Corn production for the United States in 2016 is estimated at 15.15 billion bushels. Production is down 1 percent from the November forecast of 15.2 billion bushels. The harvested acreage estimate of 86.7 million acres is down from the November forecast of 86.8 million acres. Average corn yield of 174.6 bushels per acre is 0.7 bushels lower than the November forecast. Dec. 1 corn stocks came in at 12.38 billion bushels, a record high. The estimate is 84 million bushels above trade expectations and indicates a total disappearance of 4.56 billion bushels in the first quarter of the marketing year. The lower domestic supply numbers combined with higher stocks indicating lower-than-expected corn use sent a mixed signal for corn prices.
The WASDE report for U.S. corn forecast during 2016-17 reflected the dichotomy of the corn reports. At 5.6 billion bushels, the forecast for corn feed use and residual moved lower by 50 million bushels. An increase in the ethanol use forecast by 25 million bushels offset the feed use forecast reduction for the marketing year. United States exports for corn maintained the 2.225 billion bushels forecast in December. The ending stocks forecast came in at 2.35 billion bushels for the 2016-17 marketing year. The ending stocks forecast is 48 million bushels lower than the December forecast.
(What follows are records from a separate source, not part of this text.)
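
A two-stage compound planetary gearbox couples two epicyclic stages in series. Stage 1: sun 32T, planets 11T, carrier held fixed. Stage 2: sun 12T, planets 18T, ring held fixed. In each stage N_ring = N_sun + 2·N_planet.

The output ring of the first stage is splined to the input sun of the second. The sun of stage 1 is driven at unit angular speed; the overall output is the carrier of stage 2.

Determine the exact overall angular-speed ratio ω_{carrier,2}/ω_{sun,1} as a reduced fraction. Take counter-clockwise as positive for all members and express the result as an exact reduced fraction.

-16/135

Stage 1: N_ring = 32 + 2·11 = 54
Stage 1: 32(ω_s−ω_c) = −54(ω_r−ω_c),  ω_c=0, ω_s=1
Stage 1: ω_r = 0 − (32/54)(1−0) = -16/27
  ⇒ ω_r¹/ω_s¹ = -16/27
Stage 2: N_ring = 12 + 2·18 = 48
Stage 2: 12(ω_s−ω_c) = −48(ω_r−ω_c),  ω_r=0, ω_s=1
Stage 2: 12(1−ω_c) = −48(0−ω_c)  ⇒  60ω_c = 12  ⇒  ω_c = 1/5
  ⇒ ω_c²/ω_s² = 1/5
Coupling ω_s² = ω_r¹ ⇒ overall = -16/27 × 1/5 = -16/135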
The range of the U.S. marketing-year average price increased by 5 cents from the December projection to a projected in a range of $3.10 to $3.70.
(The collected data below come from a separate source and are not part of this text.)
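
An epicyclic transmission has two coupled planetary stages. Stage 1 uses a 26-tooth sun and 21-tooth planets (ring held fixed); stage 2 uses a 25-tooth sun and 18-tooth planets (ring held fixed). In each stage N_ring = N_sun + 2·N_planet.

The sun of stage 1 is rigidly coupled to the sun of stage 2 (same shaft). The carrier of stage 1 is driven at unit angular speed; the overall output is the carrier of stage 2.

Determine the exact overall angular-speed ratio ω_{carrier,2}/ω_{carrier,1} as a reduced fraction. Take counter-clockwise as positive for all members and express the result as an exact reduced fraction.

1175/1118

Stage 1: N_ring = 26 + 2·21 = 68
Stage 1: 26(ω_s−ω_c) = −68(ω_r−ω_c),  ω_r=0, ω_c=1
Stage 1: ω_s = 1 − (68/26)(0−1) = 47/13
  ⇒ ω_s¹/ω_c¹ = 47/13
Stage 2: N_ring = 25 + 2·18 = 61
Stage 2: 25(ω_s−ω_c) = −61(ω_r−ω_c),  ω_r=0, ω_s=1
Stage 2: 25(1−ω_c) = −61(0−ω_c)  ⇒  86ω_c = 25  ⇒  ω_c = 25/86
  ⇒ ω_c²/ω_s² = 25/86
Coupling ω_s² = ω_s¹ ⇒ overall = 47/13 × 25/86 = 1175/1118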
World supply and demand projections for corn in the 2016-17 marketing year moved lower due to a reduction in United States production numbers. Brazil’s corn production forecast stayed at 3.41 billion bushels despite numerous reports indicating the possibility of a larger crop in the country. For the marketing year, Argentinian production forecasts stayed at 1.44 billion bushels. In total, Brazil and Argentina production forecasts exceed 2015-16 production estimates by 1.07 billion bushels and signify a recovery from the poor crop last year. Argentina and Brazil are forecast to export an additional 635 million bushels each above the 2015-16 estimates. South American corn exports for the marketing year are forecast to be 2.08 billion bushels. Given the increase in South American production and exports, the evolution of crop conditions in the region will be a major driver of corn price dynamics in 2017.
The reports provide support for soybean prices in the short term and are ambivalent for corn prices. Despite lowering corn and soybean ending stocks forecasts, one cannot ignore the large crop potential currently unfolding in South America and the implications for U.S. exports in 2017.
Corn and soybeans prices will reflect the pace of consumption and crop prospects in South America. Corn prices will likely average in the upper range of the USDA’s projection through the spring while soybean prices show the potential for falling into the lower half of the projected range as we move through the marketing year.